The Silk Road was a network of ancient trade routes, formally established during the Han Dynasty of China in 130 BCE, which linked the regions of the ancient world in commerce between 130 BCE-1453 CE. The Silk Road was not a single route from east to west and so historians favor the name 'Silk Routes', though 'Silk Road' is commonly used.

More about: Silk Road

Timeline

  • 500 BCE - 330 BCE
    The Achaemenid Empire rules in Mesopotamia, Persian Royal Road in use.
  • 334 BCE - 323 BCE
    Period of the conquests of Alexander the Great.
  • c.

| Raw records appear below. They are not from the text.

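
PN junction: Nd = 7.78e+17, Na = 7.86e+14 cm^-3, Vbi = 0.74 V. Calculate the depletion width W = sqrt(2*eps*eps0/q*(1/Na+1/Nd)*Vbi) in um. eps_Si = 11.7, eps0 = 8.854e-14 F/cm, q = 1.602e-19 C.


Step 1: 1/Na + 1/Nd = 1/7.86e+14 + 1/7.78e+17 = 1.27355e-15
Step 2: 2*eps*eps0/q = 2*11.7*8.854e-14/1.602e-19 = 1.293281e+07
Step 3: W^2 = 1.293281e+07 * 1.27355e-15 * 0.74 = 1.21882e-08
Step 4: W = sqrt(1.21882e-08) = 1.104e-04 cm = 1.104 um

1.104


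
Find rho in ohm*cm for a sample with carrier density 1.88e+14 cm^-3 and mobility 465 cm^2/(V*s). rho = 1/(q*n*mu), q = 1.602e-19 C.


Step 1: sigma = q * n * mu = 1.602e-19 * 1.88e+14 * 465 = 1.40047e-02 S/cm
Step 2: rho = 1 / sigma = 1 / 1.40047e-02 = 71.4 ohm*cm

71.4


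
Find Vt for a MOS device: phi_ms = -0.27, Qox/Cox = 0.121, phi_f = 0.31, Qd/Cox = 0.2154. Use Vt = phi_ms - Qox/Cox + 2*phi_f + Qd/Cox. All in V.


Step 1: Vt = phi_ms - Qox/Cox + 2*phi_f + Qd/Cox
Step 2: Vt = -0.27 - 0.121 + 2*0.31 + 0.2154
Step 3: Vt = -0.27 - 0.121 + 0.62 + 0.2154
Step 4: Vt = 0.4444 V

0.4444


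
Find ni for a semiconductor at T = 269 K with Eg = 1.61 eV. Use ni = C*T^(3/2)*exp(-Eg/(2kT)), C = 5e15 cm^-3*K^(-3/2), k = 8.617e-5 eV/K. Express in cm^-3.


Step 1: Compute kT = 8.617e-5 * 269 = 0.02317973 eV
Step 2: Exponent = -Eg/(2kT) = -1.61/(2*0.02317973) = -34.72862
Step 3: T^(3/2) = 269^1.5 = 4411.93
Step 4: ni = 5e15 * 4411.93 * exp(-34.72862) = 1.82e+04 cm^-3

1.82e+04


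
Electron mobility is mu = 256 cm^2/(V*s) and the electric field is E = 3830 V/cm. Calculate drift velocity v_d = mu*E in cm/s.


Step 1: v_d = mu * E
Step 2: v_d = 256 * 3830 = 980480
Step 3: v_d = 9.80e+05 cm/s

9.80e+05


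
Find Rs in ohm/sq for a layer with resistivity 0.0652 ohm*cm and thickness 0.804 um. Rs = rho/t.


Step 1: Convert thickness to cm: t = 0.804 um = 8.0400e-05 cm
Step 2: Rs = rho / t = 0.0652 / 8.0400e-05
Step 3: Rs = 810.9 ohm/sq

810.9


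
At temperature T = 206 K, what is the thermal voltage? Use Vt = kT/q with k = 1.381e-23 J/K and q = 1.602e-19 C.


Step 1: kT = 1.381e-23 * 206 = 2.84486e-21 J
Step 2: Vt = kT/q = 2.84486e-21 / 1.602e-19
Step 3: Vt = 0.01776 V

0.01776


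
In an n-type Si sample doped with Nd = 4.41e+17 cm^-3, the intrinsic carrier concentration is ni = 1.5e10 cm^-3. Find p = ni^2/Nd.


Step 1: Since Nd >> ni, n ≈ Nd = 4.41e+17 cm^-3
Step 2: p = ni^2 / n = (1.5e10)^2 / 4.41e+17
Step 3: p = 2.25e20 / 4.41e+17 = 5.10e+02 cm^-3

5.10e+02


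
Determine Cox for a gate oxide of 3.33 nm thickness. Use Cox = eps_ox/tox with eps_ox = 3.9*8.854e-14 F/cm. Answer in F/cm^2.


Step 1: eps_ox = 3.9 * 8.854e-14 = 3.45306e-13 F/cm
Step 2: tox in cm = 3.33 nm * 1e-7 = 3.3300e-07 cm
Step 3: Cox = 3.45306e-13 / 3.3300e-07 = 1.04e-06 F/cm^2

1.04e-06


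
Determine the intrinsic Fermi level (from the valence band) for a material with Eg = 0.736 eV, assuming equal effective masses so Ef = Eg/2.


Step 1: For an intrinsic semiconductor, the Fermi level sits at midgap.
Step 2: Ef = Eg / 2 = 0.736 / 2 = 0.368 eV

0.368


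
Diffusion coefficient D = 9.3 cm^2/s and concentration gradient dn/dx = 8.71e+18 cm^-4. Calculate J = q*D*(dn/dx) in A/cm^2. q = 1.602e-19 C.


Step 1: J = q * D * (dn/dx)
Step 2: J = 1.602e-19 * 9.3 * 8.71e+18
Step 3: J = 1.30e+01 A/cm^2

1.30e+01


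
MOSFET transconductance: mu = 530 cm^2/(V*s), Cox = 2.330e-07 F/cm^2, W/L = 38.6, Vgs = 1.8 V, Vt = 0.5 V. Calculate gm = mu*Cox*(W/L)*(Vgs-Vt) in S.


Step 1: Vov = Vgs - Vt = 1.8 - 0.5 = 1.3 V
Step 2: gm = mu * Cox * (W/L) * Vov
Step 3: gm = 530 * 2.330e-07 * 38.6 * 1.3 = 6.20e-03 S

6.20e-03


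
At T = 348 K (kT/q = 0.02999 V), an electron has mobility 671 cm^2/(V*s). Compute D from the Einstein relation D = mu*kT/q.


Step 1: D = mu * (kT/q)
Step 2: D = 671 * 0.02999
Step 3: D = 20.12 cm^2/s

20.12


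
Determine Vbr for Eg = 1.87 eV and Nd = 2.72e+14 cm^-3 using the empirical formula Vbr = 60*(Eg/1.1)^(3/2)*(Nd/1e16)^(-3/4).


Step 1: Eg/1.1 = 1.87/1.1 = 1.700000
Step 2: (Eg/1.1)^1.5 = 1.700000^1.5 = 2.216529
Step 3: (Nd/1e16)^(-0.75) = (0.0272)^(-0.75) = 14.930465
Step 4: Vbr = 60 * 2.216529 * 14.930465 = 1985.6 V

1985.6


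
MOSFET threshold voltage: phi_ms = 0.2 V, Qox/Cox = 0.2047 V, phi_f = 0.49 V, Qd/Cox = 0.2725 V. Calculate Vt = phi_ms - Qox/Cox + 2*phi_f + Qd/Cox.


Step 1: Vt = phi_ms - Qox/Cox + 2*phi_f + Qd/Cox
Step 2: Vt = 0.2 - 0.2047 + 2*0.49 + 0.2725
Step 3: Vt = 0.2 - 0.2047 + 0.98 + 0.2725
Step 4: Vt = 1.2478 V

1.2478


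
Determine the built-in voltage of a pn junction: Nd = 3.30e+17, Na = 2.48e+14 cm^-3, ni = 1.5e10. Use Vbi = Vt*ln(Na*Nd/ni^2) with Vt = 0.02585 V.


Step 1: Compute Na*Nd/ni^2 = 2.48e+14 * 3.30e+17 / (1.5e10)^2 = 3.6373e+11
Step 2: ln(3.6373e+11) = 26.6197
Step 3: Vbi = 0.02585 * 26.6197 = 0.688 V

0.688


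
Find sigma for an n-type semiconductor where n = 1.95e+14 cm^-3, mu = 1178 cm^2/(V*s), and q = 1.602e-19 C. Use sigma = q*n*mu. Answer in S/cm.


Step 1: sigma = q * n * mu
Step 2: sigma = 1.602e-19 * 1.95e+14 * 1178
Step 3: sigma = 3.680e-02 S/cm

3.680e-02


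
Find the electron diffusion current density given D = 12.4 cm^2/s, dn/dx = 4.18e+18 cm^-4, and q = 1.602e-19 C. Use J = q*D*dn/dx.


Step 1: J = q * D * (dn/dx)
Step 2: J = 1.602e-19 * 12.4 * 4.18e+18
Step 3: J = 8.30e+00 A/cm^2

8.30e+00


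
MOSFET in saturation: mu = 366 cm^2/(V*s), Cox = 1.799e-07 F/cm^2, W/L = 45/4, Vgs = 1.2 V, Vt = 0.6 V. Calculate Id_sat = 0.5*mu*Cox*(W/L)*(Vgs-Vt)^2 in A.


Step 1: Overdrive voltage Vov = Vgs - Vt = 1.2 - 0.6 = 0.6 V
Step 2: W/L = 45/4 = 11.25
Step 3: Id = 0.5 * 366 * 1.799e-07 * 11.25 * 0.6^2
Step 4: Id = 1.33e-04 A

1.33e-04


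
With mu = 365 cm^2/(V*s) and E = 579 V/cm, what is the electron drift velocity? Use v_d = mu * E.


Step 1: v_d = mu * E
Step 2: v_d = 365 * 579 = 211335
Step 3: v_d = 2.11e+05 cm/s

2.11e+05


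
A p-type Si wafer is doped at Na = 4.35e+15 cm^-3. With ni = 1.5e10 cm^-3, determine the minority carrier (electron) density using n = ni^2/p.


Step 1: Majority hole concentration p ≈ Na = 4.35e+15 cm^-3
Step 2: n = ni^2 / Na = (1.5e10)^2 / 4.35e+15
Step 3: n = 5.17e+04 cm^-3

5.17e+04


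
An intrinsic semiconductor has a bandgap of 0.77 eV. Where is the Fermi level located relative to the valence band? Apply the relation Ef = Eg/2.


Step 1: For an intrinsic semiconductor, the Fermi level sits at midgap.
Step 2: Ef = Eg / 2 = 0.77 / 2 = 0.385 eV

0.385


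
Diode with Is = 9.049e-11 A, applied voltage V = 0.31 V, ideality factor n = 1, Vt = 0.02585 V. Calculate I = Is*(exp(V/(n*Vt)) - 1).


Step 1: V/(n*Vt) = 0.31/(1*0.02585) = 11.9923
Step 2: exp(11.9923) = 1.6151e+05
Step 3: I = 9.049e-11 * (1.6151e+05 - 1) = 1.46e-05 A

1.46e-05


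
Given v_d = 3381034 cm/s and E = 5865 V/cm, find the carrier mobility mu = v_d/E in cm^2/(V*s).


Step 1: mu = v_d / E
Step 2: mu = 3381034 / 5865
Step 3: mu = 576.48 cm^2/(V*s)

576.48


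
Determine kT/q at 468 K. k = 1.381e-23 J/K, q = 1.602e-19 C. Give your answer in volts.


Step 1: kT = 1.381e-23 * 468 = 6.46308e-21 J
Step 2: Vt = kT/q = 6.46308e-21 / 1.602e-19
Step 3: Vt = 0.04034 V

0.04034


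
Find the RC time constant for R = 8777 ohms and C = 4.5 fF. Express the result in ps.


Step 1: tau = R * C
Step 2: tau = 8777 * 4.5 fF = 8777 * 4.5e-15 F
Step 3: tau = 3.94965e-11 s = 39.4965 ps

39.4965


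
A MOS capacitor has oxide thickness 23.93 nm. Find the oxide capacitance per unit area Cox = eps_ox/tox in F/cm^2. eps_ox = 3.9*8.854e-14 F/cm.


Step 1: eps_ox = 3.9 * 8.854e-14 = 3.45306e-13 F/cm
Step 2: tox in cm = 23.93 nm * 1e-7 = 2.3930e-06 cm
Step 3: Cox = 3.45306e-13 / 2.3930e-06 = 1.44e-07 F/cm^2

1.44e-07


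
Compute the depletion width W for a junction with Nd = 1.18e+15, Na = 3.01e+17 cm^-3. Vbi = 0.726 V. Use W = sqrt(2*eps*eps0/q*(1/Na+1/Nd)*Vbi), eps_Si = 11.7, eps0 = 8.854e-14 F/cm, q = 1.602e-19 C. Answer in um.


Step 1: 1/Na + 1/Nd = 1/3.01e+17 + 1/1.18e+15 = 8.50780e-16
Step 2: 2*eps*eps0/q = 2*11.7*8.854e-14/1.602e-19 = 1.293281e+07
Step 3: W^2 = 1.293281e+07 * 8.50780e-16 * 0.726 = 7.98816e-09
Step 4: W = sqrt(7.98816e-09) = 8.938e-05 cm = 0.8938 um

0.8938


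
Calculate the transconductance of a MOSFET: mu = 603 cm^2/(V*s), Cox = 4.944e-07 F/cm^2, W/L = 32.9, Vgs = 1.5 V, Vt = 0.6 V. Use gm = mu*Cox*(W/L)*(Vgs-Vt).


Step 1: Vov = Vgs - Vt = 1.5 - 0.6 = 0.9 V
Step 2: gm = mu * Cox * (W/L) * Vov
Step 3: gm = 603 * 4.944e-07 * 32.9 * 0.9 = 8.83e-03 S

8.83e-03


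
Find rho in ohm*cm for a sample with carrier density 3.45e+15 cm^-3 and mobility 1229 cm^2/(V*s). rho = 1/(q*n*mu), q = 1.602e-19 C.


Step 1: sigma = q * n * mu = 1.602e-19 * 3.45e+15 * 1229 = 6.79256e-01 S/cm
Step 2: rho = 1 / sigma = 1 / 6.79256e-01 = 1.472 ohm*cm

1.472


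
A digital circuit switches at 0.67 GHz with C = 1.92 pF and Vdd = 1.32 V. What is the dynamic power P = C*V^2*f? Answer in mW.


Step 1: V^2 = 1.32^2 = 1.7424 V^2
Step 2: P = C*V^2*f = 1.92e-12 F * 1.7424 * 0.67e9 Hz
Step 3: P = 2.24142336e-03 W
Step 4: P = 2.241 mW

2.241


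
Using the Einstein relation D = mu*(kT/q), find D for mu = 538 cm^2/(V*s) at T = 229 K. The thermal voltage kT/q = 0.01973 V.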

Jul 329 BCE
    Alexander the Great founds Alexandria-Eschate on the Iaxartes and destroys Cyropolis.
  • 260 BCE - 195 BCE
    King Euthydemus I of the Greco-Bactrian Kingdom rules in Central Asia.
  • 202 BCE - 220 CE
    The Han Dynasty rules in China.
  • c. 200 BCE
    First contact between China and the Greco-Bactrian descendents of Alexander the Great's army.
  • 171 BCE - 138 BCE
    Reign of Mithridates I of Parthia.
  • 138 BCE
    Han Emperor Wu the Great sends his emissary Zhang Qian to the west, initiating commerce.
  • 130 BCE
    The Silk Road is officially opened.
  • 129 BCE
    Parthians conquer Mesopotamia. The Silk Road to China is now controlled by the Parthians.
  • 27 BCE - 14 CE
    Reign of Augustus Caesar in Rome, Chinese silk is very popular.
  • 161 CE - 180 CE
    Reign of Emperor Marcus Aurelius in Rome, Chinese silk popularity endures.
  • 476 CE
    The fall of the western Roman Empire.
  • 527 CE - 565 CE
    Reign of Emperor Julian of the Eastern Roman (Byzantine) Empire. Beginning of Byzantine silk industry.
  • 542 CE
    The bubonic plague, thought to have been brought through the Silk Road, decimates Constantinople.